On the video, the woman said she contracted HIV in 1998 and has been "pretty upset" about having to "suffer," and has set out to "destroy the world" because a cure for the virus that causes AIDS has not been found.
She wore a bandanna over her face to hide her identity.
But police still tracked her down Friday. She voluntarily submitted to an HIV test.
Braxton said she saw people at the health department Friday waiting to be tested. She also told The Detroit News that the videotape was made to market her own porn site, operated with her husband.
Detroit police acknowledged that the HIV test results came back negative.
It is a felony in Michigan to knowingly transmit HIV. But because it appears no one was infected by the woman, she has not been charged, police spokesman John Roach said.
"We don't see anything at this point under state law that would allow us to press charges, but we are researching," he said.
Mediatakeout.com received the video via e-mail earlier this week, editor Fred Mwangaguhunga told the AP Friday.
"We looked at it, talked about it, and whether or not we thought it was a hoax and whether we should put it out," he said. "She was alleging a possible public health crisis. The hope was we would be able to find out more information on the woman. We uploaded it onto YouTube, and that's when we ran the story."
Mediatakeout.com also contacted Detroit police about the video. Then the flood of calls started coming in. The Web site has since received about 1 million hits, Mwangaguhunga said.
"After the first day we got some tips. People said they know who she is," he said. "One of our readers sent in a tip and said her name was Jackie and that he knows her. But that might have been part of the hoax."

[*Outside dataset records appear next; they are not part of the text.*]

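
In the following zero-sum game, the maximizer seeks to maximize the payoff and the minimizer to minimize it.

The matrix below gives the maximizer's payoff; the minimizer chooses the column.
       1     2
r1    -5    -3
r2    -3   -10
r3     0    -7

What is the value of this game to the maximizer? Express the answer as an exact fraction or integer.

Row r2 is strictly dominated by row r3, so the maximizer never plays it.
The remaining 2×2 game on (r1, r3) × (1, 2) has no saddle point. Let the maximizer play r1 with probability p; indifference gives −5p = −3p − 7(1−p), so p = 7/9.
Similarly the minimizer's optimal q on 1 is 4/9, and the value is -5·(4/9) + (-3)·(5/9) = -35/9.

-35/9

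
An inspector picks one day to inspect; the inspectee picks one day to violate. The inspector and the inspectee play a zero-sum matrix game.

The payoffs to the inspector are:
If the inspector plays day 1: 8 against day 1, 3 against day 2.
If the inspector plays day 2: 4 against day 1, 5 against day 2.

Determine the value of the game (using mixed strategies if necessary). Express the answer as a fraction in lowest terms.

14/3

Row minima are 3 and 4, so the inspector's maximin is 4; column maxima are 8 and 5, so the inspectee's minimax is 5. These differ, so the equilibrium is in mixed strategies.
Let the inspector play day 1 with probability p. The inspectee is indifferent when 8p + 4(1−p) = 3p + 5(1−p), giving p = 1/6.
Let the inspectee play day 1 with probability q. The inspector is indifferent when 8q + 3(1−q) = 4q + 5(1−q), giving q = 1/3.
The value is 8·(1/3) + (3)·(2/3) = 14/3.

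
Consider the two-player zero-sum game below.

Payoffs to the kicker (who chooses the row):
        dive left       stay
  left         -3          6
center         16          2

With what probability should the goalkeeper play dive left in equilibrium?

4/23

Row minima are -3 and 2, so the kicker's maximin is 2; column maxima are 16 and 6, so the goalkeeper's minimax is 6. These differ, so the equilibrium is in mixed strategies.
Let the goalkeeper play dive left with probability q. The kicker is indifferent when −3q + 6(1−q) = 16q + 2(1−q), giving q = 4/23.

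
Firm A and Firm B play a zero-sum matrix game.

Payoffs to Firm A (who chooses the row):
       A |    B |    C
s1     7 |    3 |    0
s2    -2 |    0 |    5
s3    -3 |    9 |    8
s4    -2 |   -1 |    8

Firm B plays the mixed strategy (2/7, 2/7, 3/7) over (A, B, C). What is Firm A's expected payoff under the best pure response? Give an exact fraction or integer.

36/7

s1: (7)·(2/7) + (3)·(2/7) + (0)·(3/7) = 20/7.
s2: (-2)·(2/7) + (0)·(2/7) + (5)·(3/7) = 11/7.
s3: (-3)·(2/7) + (9)·(2/7) + (8)·(3/7) = 36/7.
s4: (-2)·(2/7) + (-1)·(2/7) + (8)·(3/7) = 18/7.
The best pure response is s3 with expected payoff 36/7.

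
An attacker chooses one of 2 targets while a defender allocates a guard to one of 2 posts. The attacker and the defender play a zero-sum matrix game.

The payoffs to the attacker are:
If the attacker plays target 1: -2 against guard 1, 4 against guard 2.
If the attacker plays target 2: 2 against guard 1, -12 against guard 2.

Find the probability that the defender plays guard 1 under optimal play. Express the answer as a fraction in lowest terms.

Row minima are -2 and -12, so the attacker's maximin is -2; column maxima are 2 and 4, so the defender's minimax is 2. These differ, so the equilibrium is in mixed strategies.
Let the defender play guard 1 with probability q. The attacker is indifferent when −2q + 4(1−q) = 2q − 12(1−q), giving q = 4/5.

4/5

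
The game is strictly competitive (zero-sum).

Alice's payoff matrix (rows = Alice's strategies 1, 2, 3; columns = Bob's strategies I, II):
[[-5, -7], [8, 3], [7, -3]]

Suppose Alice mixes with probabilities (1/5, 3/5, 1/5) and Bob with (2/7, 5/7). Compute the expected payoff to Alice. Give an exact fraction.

47/35

Against (2/7, 5/7), each row's expected payoff is 1: -45/7; 2: 31/7; 3: -1/7.
Taking the (1/5, 3/5, 1/5)-weighted average: (1/5)·(-45/7) + (3/5)·(31/7) + (1/5)·(-1/7) = 47/35.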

Mwangaguhunga said the Web site was not a party to creating the hoax.
"We're a news agency. We would never do anything like that," he said.
McElrath, of the city's health department, said one positive did come from the hoax: It has prompted some people to get tested for HIV.
"It raises the awareness exponentially when you talk about it and it becomes an issue," he said.
In 2008, a New York man was charged with sending threats in interstate commerce and falsely claiming to have tampered with a consumer product. He allegedly claimed in hoax Internet videos that he had poisoned millions of bottles of baby food, some with cyanide or rat poison, because he wanted to kill black and Hispanic children.
Like Braxton, the man in those videos wore a mask that partially covered his face.